“X is like Y, because...” is a useful way to generate fresh thinking about pretty much any topic (and quite a good qualitative research technique to boot).
“Presentations are like films, because they are about telling a compelling story through a primarily visual medium” is so well established that it is now a cliche. Cliff Atkinson even suggests using a three act structure for your presentations (actually not as silly an idea as it first sounds, albeit over-prescriptive).
The lean forward moment
I've just finished a great book on film-making and editing called “The lean forward moment”, which has lots of useful advice about telling stories.
In a nutshell Hollyn argues that stories are about change, and that change (of any kind) can be used to signal important turning points to the audience. This might mean a change of acting style, a physical movement, a new camera shot, different lighting, music starting (or stopping) and so on. It doesn't matter what changes, as long as the moment has a chance to register.
As Hollyn points out, this is precisely the technique used by many public speakers when they use pauses to allow key points to land. They might also use visuals, props, changes in the pitch or rhythm of their voice, and so on. Change grabs attention.
Moments of truth
I, like Cartier-Bresson, believe that most things in life have decisive moments—lean forward moments—which are particularly powerful. When talking about the customer experience we call these “moments of truth”. Can we apply Hollyn's techniques to get the most out of moments of truth with customers?
If we take each customer interaction as a film scene, Hollyn suggests that we approach the scene with three questions:
- Whose scene is this? Many organisations act as if it's their scene, but it should be the customer's.
- How does that character change from the beginning of the scene to its end? Clearly we'd like them to be delighted by the way we've surpassed their expectations, not disappointed.

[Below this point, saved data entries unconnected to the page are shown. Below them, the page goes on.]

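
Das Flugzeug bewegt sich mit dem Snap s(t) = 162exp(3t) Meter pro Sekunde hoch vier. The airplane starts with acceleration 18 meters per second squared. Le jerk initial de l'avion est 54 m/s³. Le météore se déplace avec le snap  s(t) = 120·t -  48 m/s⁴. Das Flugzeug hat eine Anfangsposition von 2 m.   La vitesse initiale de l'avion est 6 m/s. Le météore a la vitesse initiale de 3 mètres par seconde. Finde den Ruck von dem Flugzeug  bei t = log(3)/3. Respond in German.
Um dies zu lösen, müssen wir 1 Stammfunktion unserer Gleichung für den Snap s(t) = 162·exp(3·t) finden. Das Integral von dem Snap, mit j(0) = 54, ergibt den Ruck: j(t) = 54·exp(3·t). Wir haben den Ruck j(t) = 54·exp(3·t). Durch Einsetzen von t = log(3)/3: j(log(3)/3) = 162.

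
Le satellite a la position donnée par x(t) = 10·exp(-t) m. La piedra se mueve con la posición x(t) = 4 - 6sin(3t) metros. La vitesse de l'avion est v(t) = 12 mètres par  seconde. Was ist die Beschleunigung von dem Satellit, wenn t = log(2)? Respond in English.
Starting from position x(t) = 10·exp(-t), we take 2 derivatives. Differentiating position, we get velocity: v(t) = -10·exp(-t). Differentiating velocity, we get acceleration: a(t) = 10·exp(-t). From the given acceleration equation a(t) = 10·exp(-t), we substitute t = log(2) to get a = 5.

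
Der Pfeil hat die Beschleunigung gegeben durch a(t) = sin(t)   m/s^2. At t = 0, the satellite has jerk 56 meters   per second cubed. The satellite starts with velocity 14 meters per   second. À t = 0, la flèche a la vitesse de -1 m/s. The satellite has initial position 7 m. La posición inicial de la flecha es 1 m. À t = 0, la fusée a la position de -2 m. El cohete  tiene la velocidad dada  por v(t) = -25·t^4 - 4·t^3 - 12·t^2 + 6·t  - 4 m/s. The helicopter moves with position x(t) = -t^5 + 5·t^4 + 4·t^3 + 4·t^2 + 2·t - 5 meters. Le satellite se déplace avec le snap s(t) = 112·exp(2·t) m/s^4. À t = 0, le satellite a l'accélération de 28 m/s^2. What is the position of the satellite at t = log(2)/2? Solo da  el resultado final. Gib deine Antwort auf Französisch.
La réponse est 14.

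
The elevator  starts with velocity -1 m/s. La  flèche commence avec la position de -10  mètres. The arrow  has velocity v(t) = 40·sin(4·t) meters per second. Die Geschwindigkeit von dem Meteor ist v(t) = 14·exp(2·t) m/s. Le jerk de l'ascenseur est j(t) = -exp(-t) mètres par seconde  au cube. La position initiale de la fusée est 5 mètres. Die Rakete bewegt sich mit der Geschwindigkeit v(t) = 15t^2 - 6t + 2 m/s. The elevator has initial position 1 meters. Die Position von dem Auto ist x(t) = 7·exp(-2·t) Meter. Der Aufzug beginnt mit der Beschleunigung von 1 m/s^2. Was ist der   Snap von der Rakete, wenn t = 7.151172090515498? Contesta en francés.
Pour résoudre ceci, nous devons prendre 3 dérivées de notre équation de la vitesse v(t) = 15·t^2 - 6·t + 2. En dérivant la vitesse, nous obtenons l'accélération: a(t) = 30·t - 6. En dérivant l'accélération, nous obtenons le jerk: j(t) = 30. En dérivant le jerk, nous obtenons le snap: s(t) = 0. En utilisant s(t) = 0 et en substituant t = 7.151172090515498, nous trouvons s = 0.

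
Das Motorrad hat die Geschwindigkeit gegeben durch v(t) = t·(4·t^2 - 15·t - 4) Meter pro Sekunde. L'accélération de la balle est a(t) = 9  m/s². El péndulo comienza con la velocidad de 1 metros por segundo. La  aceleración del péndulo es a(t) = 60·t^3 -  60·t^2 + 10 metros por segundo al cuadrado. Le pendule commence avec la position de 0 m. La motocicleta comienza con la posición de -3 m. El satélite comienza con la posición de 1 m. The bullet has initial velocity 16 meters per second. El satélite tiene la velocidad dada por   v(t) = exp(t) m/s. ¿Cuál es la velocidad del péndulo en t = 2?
Partiendo de la aceleración a(t) = 60·t^3 - 60·t^2 + 10, tomamos 1 integral. Tomando ∫a(t)dt y aplicando v(0) = 1, encontramos v(t) = 15·t^4 - 20·t^3 + 10·t + 1. Usando v(t) = 15·t^4 - 20·t^3 + 10·t + 1 y sustituyendo t = 2, encontramos v = 101.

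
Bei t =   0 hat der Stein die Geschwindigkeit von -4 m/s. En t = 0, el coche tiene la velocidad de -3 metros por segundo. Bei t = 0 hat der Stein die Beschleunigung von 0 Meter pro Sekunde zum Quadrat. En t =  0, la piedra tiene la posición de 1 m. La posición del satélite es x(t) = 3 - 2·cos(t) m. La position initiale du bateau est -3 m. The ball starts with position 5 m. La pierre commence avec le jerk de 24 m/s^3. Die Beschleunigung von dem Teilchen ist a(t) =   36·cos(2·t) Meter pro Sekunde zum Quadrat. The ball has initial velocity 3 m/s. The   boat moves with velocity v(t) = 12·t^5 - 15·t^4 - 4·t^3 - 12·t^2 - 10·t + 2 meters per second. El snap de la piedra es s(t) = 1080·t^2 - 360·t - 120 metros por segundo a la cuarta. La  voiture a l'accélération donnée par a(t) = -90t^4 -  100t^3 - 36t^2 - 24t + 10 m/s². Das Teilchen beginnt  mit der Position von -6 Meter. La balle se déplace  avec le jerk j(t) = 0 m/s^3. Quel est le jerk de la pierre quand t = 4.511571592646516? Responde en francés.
En partant du snap s(t) = 1080·t^2 - 360·t - 120, nous prenons 1 intégrale. La primitive du snap est le jerk. En utilisant j(0) = 24, nous obtenons j(t) = 360·t^3 - 180·t^2 - 120·t + 24. En utilisant j(t) = 360·t^3 - 180·t^2 - 120·t + 24 et en substituant t = 4.511571592646516, nous trouvons j = 28877.5633779986.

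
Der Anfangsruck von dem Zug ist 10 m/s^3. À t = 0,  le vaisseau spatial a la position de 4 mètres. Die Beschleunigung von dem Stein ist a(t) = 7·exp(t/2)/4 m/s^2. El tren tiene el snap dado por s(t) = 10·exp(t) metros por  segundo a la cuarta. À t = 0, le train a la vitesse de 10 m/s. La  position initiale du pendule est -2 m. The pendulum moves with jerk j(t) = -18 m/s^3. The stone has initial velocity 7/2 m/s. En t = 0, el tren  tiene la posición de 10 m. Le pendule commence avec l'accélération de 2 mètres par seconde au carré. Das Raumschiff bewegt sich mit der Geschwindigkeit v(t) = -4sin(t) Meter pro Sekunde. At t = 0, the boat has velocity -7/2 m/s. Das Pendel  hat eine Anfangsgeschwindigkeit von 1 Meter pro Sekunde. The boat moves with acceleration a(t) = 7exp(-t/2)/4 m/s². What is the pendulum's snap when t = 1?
To solve this, we need to take 1 derivative of our jerk equation j(t) = -18. Differentiating jerk, we get snap: s(t) = 0. We have snap s(t) = 0. Substituting t = 1: s(1) = 0.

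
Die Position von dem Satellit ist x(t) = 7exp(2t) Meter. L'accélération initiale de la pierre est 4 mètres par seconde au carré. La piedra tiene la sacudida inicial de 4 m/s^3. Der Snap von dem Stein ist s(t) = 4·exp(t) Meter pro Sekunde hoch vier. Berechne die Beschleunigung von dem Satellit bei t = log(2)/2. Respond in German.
Um dies zu lösen, müssen wir 2 Ableitungen unserer Gleichung für die Position x(t) = 7·exp(2·t) nehmen. Mit d/dt von x(t) finden wir v(t) = 14·exp(2·t). Die Ableitung von der Geschwindigkeit ergibt die Beschleunigung: a(t) = 28·exp(2·t). Mit a(t) = 28·exp(2·t) und Einsetzen von t = log(2)/2, finden wir a = 56.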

- Where, exactly, does that change occur in the scene? Ah, now that's an interesting question. What are the moments of truth? Once we realise that this scene belongs to the customer we can start to look at the turning points inside their minds as they go through the change identified at question 2. We can start to control how the scene's going to end by understanding that the outcome is not based on a gradual progression, but pivots around a small number of key moments.